Undergraduate Research Projects 2025-26

Overview

This year I will offer up to two undergraduate research projects, both focusing on the modelling of aftershocks — earthquakes that are triggered by other earthquakes.
Each project will involve literature review, coding, simulation, and application to real data.

Both projects will require the student to:

  • undertake a review of the existing literature;
  • code their own implementation of existing methods;
  • conduct extensive simulation experiments to compare the behaviour of existing methods in idealised conditions (preferably in R but Python may also be used);
  • compare methods on at least one earthquake catalogue of the student’s choosing.

Project 1: Modelling Earthquake Sequences — Identifying Fore-, Main-, and Aftershock Clusters

Overview

Earthquakes often occur in clusters rather than as isolated events. A major earthquake (the mainshock) may be preceded by smaller foreshocks and followed by numerous aftershocks. Accurately identifying these clusters is essential for understanding seismicity patterns, improving hazard models, and gaining insight into the physical processes driving earthquake triggering.

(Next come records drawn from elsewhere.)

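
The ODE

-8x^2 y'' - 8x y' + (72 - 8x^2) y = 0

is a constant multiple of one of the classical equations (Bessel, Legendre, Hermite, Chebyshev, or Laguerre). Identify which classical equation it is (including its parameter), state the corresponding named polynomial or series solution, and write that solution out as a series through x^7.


All three coefficients share the factor -8; dividing through by -8 gives  x^2 y'' + x y' + (x^2 - 9) y = 0.
This matches the Bessel equation x^2 y'' + x y' + (x^2 - nu^2) y = 0 with nu^2 = 9, so nu = 3; the solution bounded at x = 0 is J_3(x).
Frobenius at x = 0: indicial roots ±nu; for r = nu the recurrence k(k + 2nu) c_k = -c_{k-2} gives the standard series J_nu(x) = sum_{k>=0} (-1)^k / (k! (k+nu)!) (x/2)^(2k+nu). Evaluate the first 3 terms:
  k = 0: (-1)^0 / (0! * 3! * 2^3) x^3 = 1/(1*6*8) x^3 = (1/48) x^3
  k = 1: (-1)^1 / (1! * 4! * 2^5) x^5 = -1/(1*24*32) x^5 = (-1/768) x^5
  k = 2: (-1)^2 / (2! * 5! * 2^7) x^7 = 1/(2*120*128) x^7 = (1/30720) x^7
Hence J_3(x) = x^7/30720 - x^5/768 + x^3/48 + ....

J_3(x); series = x^7/30720 - x^5/768 + x^3/48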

This project will focus on reviewing, implementing, and comparing existing methods for identifying fore-, main-, and aftershock clusters within earthquake catalogues. The student will explore a variety of algorithmic and statistical approaches — including space-time windowing, nearest-neighbour methods, and stochastic declustering — and assess their relative strengths and weaknesses.

Project Aims

  • Conduct a comprehensive literature review of current methods for earthquake sequence identification.
  • Implement a selection of these methods in R (preferred) or Python, developing reusable and well-documented code.
  • Design and perform simulation experiments to test how each method behaves under controlled, idealised conditions (e.g. synthetic earthquake catalogues).
  • Apply the methods to at least one real earthquake catalogue chosen by the student (for example, from Japan, California, or New Zealand).
  • Compare the results quantitatively and qualitatively, and provide recommendations for best practices in aftershock identification.

Expected Outcomes

The student will gain experience in statistical modelling, programming, and geophysical data analysis.
The final product will be a systematic comparison of earthquake sequence identification methods, potentially forming the basis for a conference poster or a research paper.

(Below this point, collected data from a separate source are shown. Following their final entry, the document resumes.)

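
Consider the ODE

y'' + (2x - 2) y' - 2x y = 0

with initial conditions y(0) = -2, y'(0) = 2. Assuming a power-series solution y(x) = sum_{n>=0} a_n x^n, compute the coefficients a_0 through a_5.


Ansatz: y(x) = sum_{n>=0} a_n x^n, so y'(x) = sum_{n>=1} n a_n x^(n-1) and y''(x) = sum_{n>=2} n(n-1) a_n x^(n-2).
Substitute into P(x) y'' + Q(x) y' + R(x) y = 0 with P(x) = 1, Q(x) = 2x - 2, R(x) = -2x, and match powers of x.
Initial conditions: a_0 = -2, a_1 = 2.
Setting the coefficient of each power of x to zero and solving order by order (substituting the coefficients already found):
  x^0: 2 a_2 - 2 a_1 = 0  ->  2 a_2 = 2 a_1 = 4  ->  a_2 = 2
  x^1: 6 a_3 - 4 a_2 + 2 a_1 - 2 a_0 = 0  ->  6 a_3 = 4 a_2 - 2 a_1 + 2 a_0 = 0  ->  a_3 = 0
  x^2: 12 a_4 - 6 a_3 + 4 a_2 - 2 a_1 = 0  ->  12 a_4 = 6 a_3 - 4 a_2 + 2 a_1 = -4  ->  a_4 = -1/3
  x^3: 20 a_5 - 8 a_4 + 6 a_3 - 2 a_2 = 0  ->  20 a_5 = 8 a_4 - 6 a_3 + 2 a_2 = 4/3  ->  a_5 = 1/15
Truncated series: y(x) = -2 + 2 x + 2 x^2 - (1/3) x^4 + (1/15) x^5 + O(x^6).

a_0 = -2; a_1 = 2; a_2 = 2; a_3 = 0; a_4 = -1/3; a_5 = 1/15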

Project 2: Modelling Earthquake Sequences — Dependence of Magnitudes within Fore-/Main-/Aftershock Clusters

Overview

Once clusters of related earthquakes have been identified, a key question is whether the magnitudes of events within each cluster are independent (as assumed in many models) or display some form of dependency. Understanding magnitude dependence has significant implications for statistical models of seismicity, earthquake forecasting, and physical interpretations of stress transfer.

This project will review and compare statistical methods used to test for and model magnitude dependence within identified earthquake clusters. The student will evaluate existing approaches, such as conditional intensity models, copula-based dependence models, and empirical correlation measures, assessing their theoretical basis, assumptions, and practical performance.

Project Aims

  • Undertake a detailed literature review of methods for assessing magnitude dependence in earthquake clusters.
  • Implement selected methods in R (preferred) or Python, ensuring clarity and reproducibility.
  • Design and run simulation experiments to explore how different methods perform under scenarios of known dependence and independence.
  • Apply the chosen methods to at least one real earthquake catalogue, using cluster identifications obtained from the first project or existing algorithms.
  • Compare and interpret the results to determine whether and how magnitude dependence can be detected reliably in observational data.

Expected Outcomes

The student will develop skills in statistical modelling, simulation design, and data-driven analysis.
The project will produce a critical comparison of dependence-testing methods, with potential applications in seismic hazard assessment and earthquake physics research.